Essays

Healing Rivers

Carolyn Lewis

The Milwaukee River Basin, 900 square miles, is made up of the Menomonee, Kinnickinnic, and, of course, the Milwaukee River that runs through the city and into Lake Michigan. The urban-environment and agricultural influence on these rivers prompts the Milwaukee Riverkeeper to give the Basin a “grade” of a C- (2015 Milwaukee River Basin Report Card). The Midwest is known for its beauty and nature, but as of right now our river areas and their wildlife are not where they should be. Recent tests done by United States Geological Survey (USGS) states that “viruses from cattle occurred in 14 percent of the samples collected” from the Milwaukee River and “Human viruses were present in 16 percent of the total number of water samples” taken from their 8-river study. The levels of bacteria, phosphorus, and conductivity in just the Milwaukee River alone is alarming, but reversible with attention and action.

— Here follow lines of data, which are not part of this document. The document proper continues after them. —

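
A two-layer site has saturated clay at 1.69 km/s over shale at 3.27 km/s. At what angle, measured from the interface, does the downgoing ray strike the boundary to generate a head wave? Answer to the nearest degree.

59°

Critical incidence: sin θ_c = V₁/V₂ = 1.69/3.27 = 0.5168.
θ_c = arcsin 0.5168 = 31.12°.
Measured from the interface: 90° − 31.12° = 58.88°.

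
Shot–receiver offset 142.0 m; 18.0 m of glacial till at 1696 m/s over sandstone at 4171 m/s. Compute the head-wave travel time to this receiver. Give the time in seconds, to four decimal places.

0.0534 s

θ_c = arcsin(V₁/V₂) = arcsin(1696/4171) = 23.99°, cos θ_c = 0.9136.
Intercept time tᵢ = 2h cos θ_c / V₁ = 2·18.0·0.9136/1696 = 0.01939 s.
t = x/V₂ + tᵢ = 142.0/4171 + 0.01939 = 0.05344 s.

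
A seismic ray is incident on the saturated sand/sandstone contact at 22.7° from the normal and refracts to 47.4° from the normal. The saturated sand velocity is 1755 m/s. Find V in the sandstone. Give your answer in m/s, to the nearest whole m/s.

3348 m/s

Snell's law: sin 22.7°/V₁ = sin 47.4°/V₂.
V₂ = V₁·sin 47.4°/sin 22.7° = 1755 × 1.9075 = 3347.58 m/s.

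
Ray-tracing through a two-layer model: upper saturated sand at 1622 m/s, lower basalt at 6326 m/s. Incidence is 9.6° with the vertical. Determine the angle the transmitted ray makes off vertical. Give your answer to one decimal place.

40.6°

sin θ₁/V₁ = sin θ₂/V₂ ⇒ sin θ₂ = 6326·sin 9.6°/1622 = 6326·0.1668/1622 = 0.6504.
θ₂ = arcsin 0.6504 = 40.57° from the normal.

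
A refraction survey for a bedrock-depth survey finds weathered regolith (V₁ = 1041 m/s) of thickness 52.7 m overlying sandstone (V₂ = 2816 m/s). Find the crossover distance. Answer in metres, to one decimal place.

155.4 m

θ_c = arcsin(1041/2816) = 21.70°, so cos θ_c = 0.9292 and tᵢ = 2h cos θ_c/V₁ = 0.0941 s.
At crossover x/V₁ = x/V₂ + tᵢ ⇒ x = tᵢ/(1/V₁ − 1/V₂) = 0.09408/(9.6061e-04 − 3.5511e-04) = 155.37 m.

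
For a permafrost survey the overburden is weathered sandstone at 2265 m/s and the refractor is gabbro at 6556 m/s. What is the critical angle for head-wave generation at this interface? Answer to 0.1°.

20.2°

Critical incidence: sin θ_c = V₁/V₂ = 2265/6556 = 0.3455.
θ_c = arcsin 0.3455 = 20.21°.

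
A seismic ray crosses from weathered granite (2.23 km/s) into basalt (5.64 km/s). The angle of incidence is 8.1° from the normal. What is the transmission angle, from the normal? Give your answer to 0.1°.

20.9°

sin θ₁/V₁ = sin θ₂/V₂ ⇒ sin θ₂ = 5.64·sin 8.1°/2.23 = 5.64·0.1409/2.23 = 0.3564.
θ₂ = arcsin 0.3564 = 20.88° from the normal.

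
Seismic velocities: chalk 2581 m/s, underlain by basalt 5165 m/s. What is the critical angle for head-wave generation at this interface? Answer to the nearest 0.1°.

30.0°

Critical incidence: sin θ_c = V₁/V₂ = 2581/5165 = 0.4997.
θ_c = arcsin 0.4997 = 29.98°.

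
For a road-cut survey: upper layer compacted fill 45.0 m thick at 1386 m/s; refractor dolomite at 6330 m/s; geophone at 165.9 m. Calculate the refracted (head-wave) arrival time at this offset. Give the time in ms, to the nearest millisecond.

90 ms

θ_c = arcsin(V₁/V₂) = arcsin(1386/6330) = 12.65°, cos θ_c = 0.9757.
Intercept time tᵢ = 2h cos θ_c / V₁ = 2·45.0·0.9757/1386 = 0.06336 s.
t = x/V₂ + tᵢ = 165.9/6330 + 0.06336 = 0.08957 s.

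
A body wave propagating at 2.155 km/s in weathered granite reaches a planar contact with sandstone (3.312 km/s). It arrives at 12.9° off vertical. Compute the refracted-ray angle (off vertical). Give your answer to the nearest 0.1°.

sin θ₁/V₁ = sin θ₂/V₂ ⇒ sin θ₂ = 3.312·sin 12.9°/2.155 = 3.312·0.2233/2.155 = 0.3431.
θ₂ = sin⁻¹(0.3431) = 20.07° (from vertical).

20.1°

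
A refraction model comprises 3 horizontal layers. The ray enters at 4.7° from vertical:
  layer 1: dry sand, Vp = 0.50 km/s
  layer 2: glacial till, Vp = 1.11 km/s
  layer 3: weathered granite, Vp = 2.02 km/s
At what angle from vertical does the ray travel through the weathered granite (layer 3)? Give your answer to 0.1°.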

The River Basin contains habitats for endangered and threatened plants and animal species who we do not want to lose from our ecosystem. The first step to protecting and nurturing the biodiversity of our freshwater rivers is awareness. Reconsidering threatening action such as land development, concrete river enclosure, and dams is imperative when we live so close to our rivers. Action is usually haste when it comes to our rivers and it is time the people have more of an idea of what is being done. Projects such as Watermarks by artist Mary Miss, are being implemented to raise conscientiousness and interaction between citizens and their water that surrounds them. This “Living Laboratory” is trying to shine light on the City of Milwaukee’s environmental challenges by manifesting water ‘map pins’ as pole markers that people can interact with an app. Giving information to the people is a step in the right direction for effort towards healthier aquatic and terrestrial habitat. A way that you can help is purchasing and using a personal Rain Barrel. Rain Barrels help ease flooding during storms and stop excess water in the sewer system from getting into our freshwaters. Our freshwater rivers provide beauty, recreation and habitat, it is time to protect them.

Work Cited

USGS. “Human, Cattle Viruses Detected in Some Great Lakes Tributaries.” Human, Cattle Viruses Detected in Some Great Lakes Tributaries. N.p., 2 Mar. 2017.